Methods: Patients with systemic treatment-naive, unresectable hepatocellular carcinoma were randomized 2:1 to receive 1,200 mg atezolizumab plus 15 mg/kg bevacizumab intravenously every 3 weeks or 400 mg sorafenib orally twice daily in this open-label, phase III study. Co-primary endpoints were OS and PFS by independently assessed RECIST 1.1 in the intention-to-treat population. Secondary efficacy endpoints included objective response rates and exploratory subgroup efficacy analyses. This is a post hoc updated analysis of efficacy and safety.
Results: From March 15, 2018, to January 30, 2019, 501 patients (intention-to-treat population) were randomly allocated to receive atezolizumab plus bevacizumab (n = 336) or sorafenib (n = 165). On August 31, 2020, after a median 15.6 (range, 0-28.6) months of follow-up, the median OS was 19.2 months (95% CI 17.0-23.7) with atezolizumab plus bevacizumab and 13.4 months (95% CI 11.4-16.9) with sorafenib (hazard ratio [HR] 0.66; 95% CI 0.52-0.85; descriptive p <0.001). The median PFS was 6.9 (95% CI 5.7-8.6) and 4.3 (95% CI 4.0-5.6) months in the respective treatment groups (HR 0.65; 95% CI 0.53-0.81; descriptive p < 0.001). Treatment-related grade 3/4 adverse events occurred in 143 (43%) of 329 and 72 (46%) of 156 safety-evaluable patients in the respective groups, and treatment-related grade 5 events occurred in 6 (2%) and 1 (<1%) patients.
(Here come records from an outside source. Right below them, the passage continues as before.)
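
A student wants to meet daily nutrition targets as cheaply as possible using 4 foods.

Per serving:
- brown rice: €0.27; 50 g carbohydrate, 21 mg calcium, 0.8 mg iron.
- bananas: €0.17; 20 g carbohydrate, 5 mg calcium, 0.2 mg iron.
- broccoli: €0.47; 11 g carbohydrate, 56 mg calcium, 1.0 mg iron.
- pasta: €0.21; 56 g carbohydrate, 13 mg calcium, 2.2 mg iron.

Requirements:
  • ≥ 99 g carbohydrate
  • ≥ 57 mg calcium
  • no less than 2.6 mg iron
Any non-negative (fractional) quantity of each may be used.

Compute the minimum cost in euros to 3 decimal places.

€0.644

Let x1 = servings of brown rice, x2 = servings of bananas, x3 = servings of broccoli, x4 = servings of pasta.
Minimise 0.27x1 + 0.17x2 + 0.47x3 + 0.21x4 with:
  50x1 + 20x2 + 11x3 + 56x4 ≥ 99   (carbohydrate)
  21x1 + 5x2 + 56x3 + 13x4 ≥ 57   (calcium)
  0.8x1 + 0.2x2 + 1x3 + 2.2x4 ≥ 2.6   (iron)
  x1, x2, x3, x4 ≥ 0.
The minimum-cost mix takes nothing from brown rice, bananas — only broccoli, pasta. There the carbohydrate and calcium constraints are tight.
Optimal quantities: broccoli = 0.6365 servings, pasta = 1.643 servings.
Objective = 0.47·0.6365 + 0.21·1.643 = 0.64419.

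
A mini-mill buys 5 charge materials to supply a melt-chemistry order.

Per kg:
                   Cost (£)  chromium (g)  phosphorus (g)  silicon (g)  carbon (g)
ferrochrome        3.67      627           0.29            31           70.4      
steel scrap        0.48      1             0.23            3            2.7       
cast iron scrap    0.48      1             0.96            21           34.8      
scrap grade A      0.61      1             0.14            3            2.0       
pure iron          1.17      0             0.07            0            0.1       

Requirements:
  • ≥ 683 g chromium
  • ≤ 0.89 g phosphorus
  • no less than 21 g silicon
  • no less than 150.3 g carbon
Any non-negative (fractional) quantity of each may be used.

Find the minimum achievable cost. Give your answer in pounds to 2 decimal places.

£7.39

Let x1 = kg of ferrochrome, x2 = kg of steel scrap, x3 = kg of cast iron scrap, x4 = kg of scrap grade A, x5 = kg of pure iron.
Minimise 3.67x1 + 0.48x2 + 0.48x3 + 0.61x4 + 1.17x5 s.t.:
  627x1 + 1x2 + 1x3 + 1x4 ≥ 683   (chromium)
  0.29x1 + 0.23x2 + 0.96x3 + 0.14x4 + 0.07x5 ≤ 0.89   (phosphorus)
  31x1 + 3x2 + 21x3 + 3x4 ≥ 21   (silicon)
  70.4x1 + 2.7x2 + 34.8x3 + 2x4 + 0.1x5 ≥ 150.3   (carbon)
  x1, x2, x3, x4, x5 ≥ 0.
The optimal basis is {ferrochrome, cast iron scrap}; steel scrap, scrap grade A, pure iron drop out. Binding constraints: phosphorus and carbon.
That vertex is x1 = 1.971, x3 = 0.3317.
Total cost: 3.67·1.971 + 0.48·0.3317 = 7.3928.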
Conclusion: After longer follow-up, atezolizumab plus bevacizumab maintained clinically meaningful survival benefits over sorafenib and had a safety profile consistent with the primary analysis.
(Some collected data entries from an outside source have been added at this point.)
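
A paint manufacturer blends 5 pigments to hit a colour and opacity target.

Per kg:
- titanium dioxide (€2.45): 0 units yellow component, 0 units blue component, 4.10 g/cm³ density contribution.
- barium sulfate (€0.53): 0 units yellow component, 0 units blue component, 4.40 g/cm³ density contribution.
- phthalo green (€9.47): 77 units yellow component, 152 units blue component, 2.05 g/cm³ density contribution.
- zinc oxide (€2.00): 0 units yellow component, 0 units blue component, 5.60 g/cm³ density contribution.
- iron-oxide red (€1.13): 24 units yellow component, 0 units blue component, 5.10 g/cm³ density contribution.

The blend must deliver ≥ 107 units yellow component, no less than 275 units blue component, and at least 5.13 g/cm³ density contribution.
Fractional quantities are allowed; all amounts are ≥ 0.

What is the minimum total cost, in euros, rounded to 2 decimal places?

Let x1 = kg of titanium dioxide, x2 = kg of barium sulfate, x3 = kg of phthalo green, x4 = kg of zinc oxide, x5 = kg of iron-oxide red.
min 2.45x1 + 0.53x2 + 9.47x3 + 2x4 + 1.13x5 with:
  77x3 + 24x5 ≥ 107   (yellow component)
  152x3 ≥ 275   (blue component)
  4.1x1 + 4.4x2 + 2.05x3 + 5.6x4 + 5.1x5 ≥ 5.13   (density contribution)
  x1, x2, x3, x4, x5 ≥ 0.
At the optimum only barium sulfate, phthalo green are positive (titanium dioxide, zinc oxide, iron-oxide red = 0). The blue component and density contribution requirements are met with equality.
Optimal quantities: barium sulfate = 0.323 kg, phthalo green = 1.809 kg.
Objective = 0.53·0.323 + 9.47·1.809 = 17.3024.

€17.30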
Lay summary: The primary analysis of IMbrave150 showed that atezolizumab plus bevacizumab had significantly greater benefits than sorafenib in patients with advanced hepatocellular carcinoma, but survival data were not yet mature. At this updated analysis done 12 months later, median overall survival was 5.8 months longer with atezolizumab plus bevacizumab than sorafenib, and the severity profile of treatment-related side effects remained similar. These updated results confirm atezolizumab plus bevacizumab as the first-line standard of care for advanced hepatocellular carcinoma.